Open Access News

News from the open access movement


Wednesday, December 20, 2006

$1 million grant for OA digitization

The Sloan Foundation has given the Internet Archive a $1 million grant to support digitizing projects for the Open Content Alliance.  See today's story by the Associated Press:

...The latest tensions [in the Google Library Program] revolve around Google's insistence on chaining the digital content to its Internet-leading search engine and the nine major libraries that have aligned themselves with the Mountain View-based company.

A splinter group called the Open Content Alliance favors a less restrictive approach to prevent mankind's accumulated knowledge from being controlled by a commercial entity, even if it's a company like Google that has embraced "Don't Be Evil" as its creed.

"You are talking about the fruits of our civilization and culture.
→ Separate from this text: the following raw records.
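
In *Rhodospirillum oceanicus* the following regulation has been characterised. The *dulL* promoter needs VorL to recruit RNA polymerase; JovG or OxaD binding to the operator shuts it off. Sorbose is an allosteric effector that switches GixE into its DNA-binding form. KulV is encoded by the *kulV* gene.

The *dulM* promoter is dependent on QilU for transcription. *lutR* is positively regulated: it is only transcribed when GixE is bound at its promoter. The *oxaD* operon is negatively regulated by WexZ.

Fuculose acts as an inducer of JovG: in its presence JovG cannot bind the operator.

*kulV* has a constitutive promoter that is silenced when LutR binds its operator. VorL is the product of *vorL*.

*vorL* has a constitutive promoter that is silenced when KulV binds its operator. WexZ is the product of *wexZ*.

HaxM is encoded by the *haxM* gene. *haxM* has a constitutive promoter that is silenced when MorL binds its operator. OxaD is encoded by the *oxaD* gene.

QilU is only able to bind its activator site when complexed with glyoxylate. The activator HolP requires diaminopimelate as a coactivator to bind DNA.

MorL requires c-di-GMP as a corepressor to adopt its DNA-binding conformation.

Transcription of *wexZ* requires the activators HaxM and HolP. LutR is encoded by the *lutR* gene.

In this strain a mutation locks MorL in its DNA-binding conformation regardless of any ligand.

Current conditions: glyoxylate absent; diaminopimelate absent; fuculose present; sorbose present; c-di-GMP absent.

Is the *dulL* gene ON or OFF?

OFF

Sorbose is present, so GixE is active.
No repressor is bound and GixE is active, so *lutR* is transcribed.
So LutR is produced and active.
With repressor LutR bound, *kulV* is not transcribed.
So KulV is not produced.
With no repressor bound, *vorL* is transcribed.
So VorL is produced and active.
Fuculose is present, so JovG is inactive.
MorL is constitutively active in this strain.
With repressor MorL bound, *haxM* is not transcribed.
So HaxM is not produced.
Diaminopimelate is absent, so HolP is inactive.
Required activator HaxM is absent, so *wexZ* is not transcribed.
So WexZ is not produced.
With no repressor bound, *oxaD* is transcribed.
So OxaD is produced and active.
With repressor OxaD bound, *dulL* is not transcribed.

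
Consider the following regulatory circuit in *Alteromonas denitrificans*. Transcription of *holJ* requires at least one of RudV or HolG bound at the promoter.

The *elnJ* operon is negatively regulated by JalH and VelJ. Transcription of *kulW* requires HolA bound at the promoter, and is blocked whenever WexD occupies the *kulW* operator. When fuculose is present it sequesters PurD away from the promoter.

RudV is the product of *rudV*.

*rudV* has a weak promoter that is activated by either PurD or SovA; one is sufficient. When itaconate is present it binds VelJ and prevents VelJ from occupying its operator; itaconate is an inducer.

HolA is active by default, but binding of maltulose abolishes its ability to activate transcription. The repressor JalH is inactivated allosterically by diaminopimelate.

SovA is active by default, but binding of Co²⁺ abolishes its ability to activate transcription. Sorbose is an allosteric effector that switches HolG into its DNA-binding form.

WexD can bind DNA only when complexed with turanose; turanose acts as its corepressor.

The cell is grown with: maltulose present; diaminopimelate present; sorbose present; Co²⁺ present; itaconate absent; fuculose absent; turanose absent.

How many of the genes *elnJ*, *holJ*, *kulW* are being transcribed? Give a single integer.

Diaminopimelate is present, so JalH is inactive.
Itaconate is absent, so VelJ is active.
With repressor VelJ bound, *elnJ* is not transcribed.
→ *elnJ* is OFF.
Fuculose is absent, so PurD is active.
Co²⁺ is present, so SovA is inactive.
Activator PurD is present, so *rudV* is transcribed.
So RudV is produced and active.
Sorbose is present, so HolG is active.
Activator RudV is present, so *holJ* is transcribed.
→ *holJ* is ON.
Turanose is absent, so WexD is inactive.
Maltulose is present, so HolA is inactive.
Required activator HolA is absent, so *kulW* is not transcribed.
→ *kulW* is OFF.
1 of the 3 genes is transcribed.

1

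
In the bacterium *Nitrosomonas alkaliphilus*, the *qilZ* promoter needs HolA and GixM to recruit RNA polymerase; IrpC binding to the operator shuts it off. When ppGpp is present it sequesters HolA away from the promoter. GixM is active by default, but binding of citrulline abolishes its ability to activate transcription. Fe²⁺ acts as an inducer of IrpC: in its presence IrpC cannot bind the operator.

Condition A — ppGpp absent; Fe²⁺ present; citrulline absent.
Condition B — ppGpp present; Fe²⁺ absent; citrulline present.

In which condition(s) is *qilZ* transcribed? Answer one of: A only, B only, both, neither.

Condition A:
ppGpp is absent, so HolA is active.
Fe²⁺ is present, so IrpC is inactive.
Citrulline is absent, so GixM is active.
No repressor is bound and HolA and GixM are active, so *qilZ* is transcribed.
→ *qilZ* is ON in A.
Condition B:
ppGpp is present, so HolA is inactive.
Fe²⁺ is absent, so IrpC is active.
Citrulline is present, so GixM is inactive.
With repressor IrpC bound, *qilZ* is not transcribed.
→ *qilZ* is OFF in B.

A only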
You want to keep it open and certainly don't want any company to enclose it," said Doron Weber, program director of public understanding of science and technology for the Alfred P. Sloan Foundation.

The New York-based foundation on Wednesday will announce a $1 million grant to the Internet Archive, a leader in the Open Content Alliance, to help pay for digital copies of collections owned by the Boston Public Library, the Getty Research Institute, the Metropolitan Museum of Art.  The works to be scanned include the personal library of John Adams, the nation's second president, and thousands of images from the Metropolitan Museum.  The Sloan grant also will be used to scan a collection of anti-slavery material provided by the John Hopkins University Libraries and documents about the Gold Rush from a library at the University of California at Berkeley.

The deal represents a coup for Internet Archive founder Brewster Kahle, a strident critic of the controls that Google has imposed on its book-scanning initiative.

"They don't want the books to appear in anyone else's search engine but their own, which is a little peculiar for a company that says its mission is to make information universally accessible," Kahle said....

PS:  Congratulations to Brewster Kahle, the IA, and the OCA.  This is much-needed support for a very important project.